Conversation may be the most important step to stop what has become an epidemic of violence against Indigenous women, girls and LGBTTQ+ community members.
A female is killed in Canada every two days, according to research by the Canadian Femicide Observatory for Justice and Accountability at the University of Guelph.
In more than 90 per cent of the cases in 2025, the perpetrator was a male and usually a spouse, family member or a man known to the victim.
When you add in the discrimination and racism experienced by Indigenous women, girls and LGBTTQ+ people, these numbers turn much worse — with that community more than 12 times more likely to be murdered or go missing.
This is a hard thing to talk about in Indigenous communities.
To put it simply: nearly every single Indigenous woman, girl or LGBTTQ+ person I know has experienced some sort of violence.
In nearly every case, I have shared space with, know or am related to the individual who perpetrated the harm.
Not all violence involves a crime, of course, and in nearly every situation the perpetrator had a long history of being hurt before hurting others — but this is no excuse.

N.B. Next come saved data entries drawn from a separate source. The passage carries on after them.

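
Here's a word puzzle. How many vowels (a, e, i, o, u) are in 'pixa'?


Vowels in 'pixa': i, a = 2 vowels.

2


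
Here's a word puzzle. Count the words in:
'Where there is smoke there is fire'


Split into words: Where | there | is | smoke | there | is | fire = 7 words.

7


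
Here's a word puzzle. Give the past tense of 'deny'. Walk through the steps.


Apply rule: Change -y to -ied. 'deny' becomes 'denied'.

denied


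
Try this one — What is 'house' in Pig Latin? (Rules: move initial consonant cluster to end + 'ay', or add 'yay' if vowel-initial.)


'house': move consonant cluster 'h' to end and add 'ay': 'ousehay'.

ousehay


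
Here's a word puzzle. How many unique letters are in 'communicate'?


Unique letters in 'communicate': {a, c, e, i, m, n, o, t, u} = 9 distinct letters.

9


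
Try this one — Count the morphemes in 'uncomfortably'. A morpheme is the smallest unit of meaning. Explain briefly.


Decomposition: un- (prefix) + comfort (root) + -able (suffix) + -ly (suffix) = 4 morpheme(s)

4 morphemes


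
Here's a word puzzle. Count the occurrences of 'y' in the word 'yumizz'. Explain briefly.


Letter 'y' in 'yumizz': found at position(s) 1 = 1 occurrence(s).

1


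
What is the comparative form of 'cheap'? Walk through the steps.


Apply comparative formation (add -er): 'cheap' -> 'cheaper'.

cheaper


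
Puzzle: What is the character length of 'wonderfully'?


Spell out 'wonderfully' and number each letter: w(1), o(2), n(3), d(4), e(5), r(6), f(7), u(8), l(9), l(10), y(11). Total: 11 letters.

11


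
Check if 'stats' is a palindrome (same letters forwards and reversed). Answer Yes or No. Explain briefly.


Forward: 'stats'
Reversed: 'stats'
They are identical.

Yes


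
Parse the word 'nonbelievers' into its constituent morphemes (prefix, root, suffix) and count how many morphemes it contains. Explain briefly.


Step 1: Identify prefix: 'non' (meaning: not)
Step 2: Identify root: 'believe'
Step 3: Identify suffix(es): 'er, s'
Decomposition: non- (prefix: not) + believe (root) + -er (suffix: one who) + -s (plural)
Total morphemes: 4

4 morphemes (non- (prefix: not) + believe (root) + -er (suffix: one who) + -s (plural))


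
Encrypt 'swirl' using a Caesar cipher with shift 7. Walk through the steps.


Shift each letter by 7: s -> z, w -> d, i -> p, r -> y, l -> s. Result: 'zdpys'.

zdpys


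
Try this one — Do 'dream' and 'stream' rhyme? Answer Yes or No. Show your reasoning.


Rime (stressed vowel + following sounds) of 'dream': -eam = /iːm/
Rime of 'stream': -eam = /iːm/
/iːm/ and /iːm/ are the same ending sound, so the words rhyme.

Yes


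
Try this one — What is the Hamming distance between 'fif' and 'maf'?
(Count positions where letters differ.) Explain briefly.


Alignment:
Position 1: 'f' vs 'm' = DIFFER
Position 2: 'i' vs 'a' = DIFFER
Position 3: 'f' vs 'f' = match
Total differences: 2

2


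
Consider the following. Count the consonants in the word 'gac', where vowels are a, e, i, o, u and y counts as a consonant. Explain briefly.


Consonants in 'gac': g, c = 2 consonants.

2


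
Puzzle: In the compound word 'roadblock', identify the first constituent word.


Split 'roadblock' into 'road' + 'block'. The first part is 'road'.

road


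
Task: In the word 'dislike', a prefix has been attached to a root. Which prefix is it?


The word 'dislike' = 'dis' (prefix) + 'like' (root). The prefix is 'dis'.

dis


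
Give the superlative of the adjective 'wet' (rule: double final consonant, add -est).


Apply superlative formation (double final consonant, add -est): 'wet' -> 'wettest'.

wettest


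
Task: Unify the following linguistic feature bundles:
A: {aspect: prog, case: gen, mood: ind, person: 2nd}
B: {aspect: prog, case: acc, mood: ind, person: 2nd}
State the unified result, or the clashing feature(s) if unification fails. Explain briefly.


Compare features:
aspect: A=prog vs B=prog -> unified: prog
case: A=gen vs B=acc -> CLASH
mood: A=ind vs B=ind -> unified: ind
person: A=2nd vs B=2nd -> unified: 2nd
Clash detected on feature 'case' (gen vs acc); unification fails.

CLASH on 'case' (gen vs acc)


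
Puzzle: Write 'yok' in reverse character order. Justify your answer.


Reverse 'yok' character by character: 'koy'.

koy


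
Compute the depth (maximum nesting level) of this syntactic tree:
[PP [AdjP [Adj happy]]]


Count bracket nesting levels:
'[' at pos 0: depth = 1
'[' at pos 4: depth = 2
'[' at pos 10: depth = 3
Maximum depth reached: 3

3


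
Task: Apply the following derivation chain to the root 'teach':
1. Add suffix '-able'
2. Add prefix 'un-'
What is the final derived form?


Step 1: Add suffix '-able' to 'teach' = 'teachable'
Step 2: Add prefix 'un-' to 'teachable' = 'unteachable'

unteachable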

This is why talking might be the most important step of all in stopping violence.
Conversations involve multiple speakers and listeners.
This is not how “justice” in Canada works. The legal system, in fact, is where conversations end — with nearly every engagement with everything from the police to the courts to the media being one person competing with another to dominate the story.
At best, Canadian “justice” involves people never talking, sharing a community or seeing each other ever again.
Conversations are proactive. They require people to sit together and find some way to understand the many perspectives why situations come to be.
In some cases, of course, conversations are too emotional, increase the harm and are impossible.
In far more cases, though, silence is the reason conflicts turn into violence.
A few years ago, this province took a big step in talking about — and even taking some action to stop — violence against Indigenous women.
This has been a difficult and imperfect process — as it has also been in two other epicentres of similar violence: B.C. and Saskatchewan.
For the first time this week, this conversation went national; a good step toward a real conversation this country needs to have.
» Niigaan Sinclair is Anishinaabe and is a columnist at the Winnipeg Free Press.